When the carbon dioxide levels stabilized for a brief period from 2014 to 2016, it was being assumed that the carbon emissions had reached a peak and hereon a downfall in the emissions of the climate warming CO2 could be expected.
However, this was proved wrong when the emissions rose by 1.7% in 2017.
Joeri Rogelj, a lecturer in climate change at the Grantham Institute, Imperial College London rightly said: “CO2 emissions wiggle from year to year, but it is the long-term trend that is important.
The small slowdown in one year is nothing to be overly enthusiastic about. If no structural change underlies this slowdown, science tells us that emissions will simply gradually continue to increase on average.”
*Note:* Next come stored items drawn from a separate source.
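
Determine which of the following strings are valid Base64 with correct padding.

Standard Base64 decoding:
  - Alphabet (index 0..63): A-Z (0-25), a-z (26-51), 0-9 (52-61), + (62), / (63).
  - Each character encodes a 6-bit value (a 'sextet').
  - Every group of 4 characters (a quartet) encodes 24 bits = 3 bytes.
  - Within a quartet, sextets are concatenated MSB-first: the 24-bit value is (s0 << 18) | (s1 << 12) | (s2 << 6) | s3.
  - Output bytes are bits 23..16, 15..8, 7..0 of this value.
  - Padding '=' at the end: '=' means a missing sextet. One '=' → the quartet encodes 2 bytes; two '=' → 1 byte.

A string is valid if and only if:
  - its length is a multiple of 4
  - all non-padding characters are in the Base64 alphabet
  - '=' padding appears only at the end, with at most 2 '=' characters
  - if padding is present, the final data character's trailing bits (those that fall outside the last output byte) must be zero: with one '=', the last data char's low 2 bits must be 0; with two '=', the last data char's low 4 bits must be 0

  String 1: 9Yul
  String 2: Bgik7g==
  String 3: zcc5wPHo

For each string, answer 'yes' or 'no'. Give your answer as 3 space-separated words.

String 1: '9Yul' → valid
String 2: 'Bgik7g==' → valid
String 3: 'zcc5wPHo' → valid

Answer: yes yes yes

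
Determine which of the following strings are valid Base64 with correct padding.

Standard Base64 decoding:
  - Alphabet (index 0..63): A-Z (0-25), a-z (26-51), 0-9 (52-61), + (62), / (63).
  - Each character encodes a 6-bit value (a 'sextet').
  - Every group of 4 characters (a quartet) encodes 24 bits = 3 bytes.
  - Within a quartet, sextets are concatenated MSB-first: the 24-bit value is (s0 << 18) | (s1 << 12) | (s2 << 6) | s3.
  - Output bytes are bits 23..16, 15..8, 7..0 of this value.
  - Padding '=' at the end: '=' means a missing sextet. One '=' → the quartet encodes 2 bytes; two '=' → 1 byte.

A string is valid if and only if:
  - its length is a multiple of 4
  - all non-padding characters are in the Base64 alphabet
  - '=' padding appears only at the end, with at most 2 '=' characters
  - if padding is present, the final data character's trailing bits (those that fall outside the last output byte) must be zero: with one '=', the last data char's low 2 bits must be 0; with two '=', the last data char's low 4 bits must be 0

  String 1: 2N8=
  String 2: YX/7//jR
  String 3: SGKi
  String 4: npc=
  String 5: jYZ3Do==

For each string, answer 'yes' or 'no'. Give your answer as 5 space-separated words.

String 1: '2N8=' → valid
String 2: 'YX/7//jR' → valid
String 3: 'SGKi' → valid
String 4: 'npc=' → valid
String 5: 'jYZ3Do==' → invalid (bad trailing bits)

Answer: yes yes yes yes no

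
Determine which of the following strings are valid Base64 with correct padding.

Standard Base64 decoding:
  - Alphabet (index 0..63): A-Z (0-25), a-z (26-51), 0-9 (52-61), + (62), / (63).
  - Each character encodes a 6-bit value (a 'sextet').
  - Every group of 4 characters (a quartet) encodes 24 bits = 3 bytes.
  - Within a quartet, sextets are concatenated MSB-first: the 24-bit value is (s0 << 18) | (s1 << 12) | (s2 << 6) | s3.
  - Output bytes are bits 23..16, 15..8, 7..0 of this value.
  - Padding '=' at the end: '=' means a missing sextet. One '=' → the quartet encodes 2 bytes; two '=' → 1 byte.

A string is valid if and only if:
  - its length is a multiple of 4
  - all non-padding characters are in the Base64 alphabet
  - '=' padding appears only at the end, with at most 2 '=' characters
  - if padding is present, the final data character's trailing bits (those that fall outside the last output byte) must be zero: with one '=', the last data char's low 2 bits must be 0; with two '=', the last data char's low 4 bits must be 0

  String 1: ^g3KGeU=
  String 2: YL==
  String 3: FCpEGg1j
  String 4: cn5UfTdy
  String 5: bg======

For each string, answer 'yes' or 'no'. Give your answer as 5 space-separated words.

String 1: '^g3KGeU=' → invalid (bad char(s): ['^'])
String 2: 'YL==' → invalid (bad trailing bits)
String 3: 'FCpEGg1j' → valid
String 4: 'cn5UfTdy' → valid
String 5: 'bg======' → invalid (6 pad chars (max 2))

Answer: no no yes yes no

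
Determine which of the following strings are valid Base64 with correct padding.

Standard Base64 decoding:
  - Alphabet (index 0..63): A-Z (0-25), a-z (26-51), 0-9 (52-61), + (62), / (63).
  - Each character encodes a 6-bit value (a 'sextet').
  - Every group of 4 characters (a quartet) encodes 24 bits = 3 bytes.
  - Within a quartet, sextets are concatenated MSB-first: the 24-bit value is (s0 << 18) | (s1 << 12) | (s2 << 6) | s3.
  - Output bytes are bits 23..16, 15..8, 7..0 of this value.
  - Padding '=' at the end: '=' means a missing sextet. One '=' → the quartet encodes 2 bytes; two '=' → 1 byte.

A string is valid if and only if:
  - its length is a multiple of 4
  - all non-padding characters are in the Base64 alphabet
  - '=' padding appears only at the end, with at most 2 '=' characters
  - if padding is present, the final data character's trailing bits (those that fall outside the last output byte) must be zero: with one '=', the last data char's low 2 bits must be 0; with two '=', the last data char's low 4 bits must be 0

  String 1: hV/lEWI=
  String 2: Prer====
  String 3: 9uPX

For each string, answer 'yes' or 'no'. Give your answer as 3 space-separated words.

Answer: yes no yes

Derivation:
String 1: 'hV/lEWI=' → valid
String 2: 'Prer====' → invalid (4 pad chars (max 2))
String 3: '9uPX' → valid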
It is being discussed that in 2019, U.S and EU will have reduced their carbon emissions by 1.7 percent by shifting from the excessive use of coal as the major source of electricity to renewable energy sources like natural gas, solar, wind and also oil.
However, the rise in the emissions in 2018 was 2.8 % which leads us to the understanding that the only solution is to reduce global emissions to zero.
Even if we keep reducing the emissions from every country and reach a figure where the total emissions each year are as small as 0.2 % we would still be emitting some of the climate warming CO2. This means that we would still be cooking the earth but just a bit slowly.
Instead of 2050, perhaps we would just extend the deadline where global warming reaches its peak by a decade or so.
Every year when the Climate Action Summit is called upon, leaders from participating nations who signed the Paris Agreement come up with ambitious speeches and promising dialogues but rarely with a detailed action plan.
After the summit, the efforts are carried on for a few months and then they wither off. Noticing this trend, another summit was called upon on where the UN Secretary demanded that a detailed road map must be presented by every participating nation where they discuss how they plan to achieve the 2 degree Celsius target that the Paris Agreement set.
According to the agreement which was signed by 196 countries, each country would need to set targets to reduce the emissions and implement a national plan so that the global temperature increase could be controlled under 1.5 °C which seems very difficult right now.
Where the major contributions should be expected from the richer economies, the fact is that they are barely trying. U.S and EU have managed to reduce their emissions by 1.7% but that reduction is merely because of shifting to natural gas and oil instead of coal.
Some major emitters are taking the kind of action that would help achieve the 1.5 °C goal. Countries like Gambia, Costa Rica, Morocco have already shifted their focus to renewable energy resources, hydro-power, planting more trees, mangroves, savannas.
India has emerged as the global leader in renewable energy resources and could be one of the strongest pillars in achieving the 1.5 °C target but that would happen only if it gave up its plan to build coal-fired power plants.
Electric vehicles, solar power plants, wind-generated energy, educating citizens to choose energy saving options are some efforts being taken by several countries in an attempt to contribute less to global carbon emissions.
If the current policies and regulations related to the use of non-renewable energy resources in certain countries could be revised to make it more 1.5 °C friendly the emissions could be reduced to zero within the next 15 years.
Most countries including the U.S and EU are attempting to reduce emissions by switching from coal to natural gas but the emissions from cars, trucks, and planes remain high. This indicates that the policymakers are failing in their attempt to push electric cars as a remedy to the emissions from fuel.
Right now we are far from the required path that needs to be taken. Only if all the countries come together with focused and multiplied efforts to reduce global emissions, the earth would get cooler or else contrary to the claims of 2019 being the hottest year so far, the actual hottest years are yet to come and they will come for sure.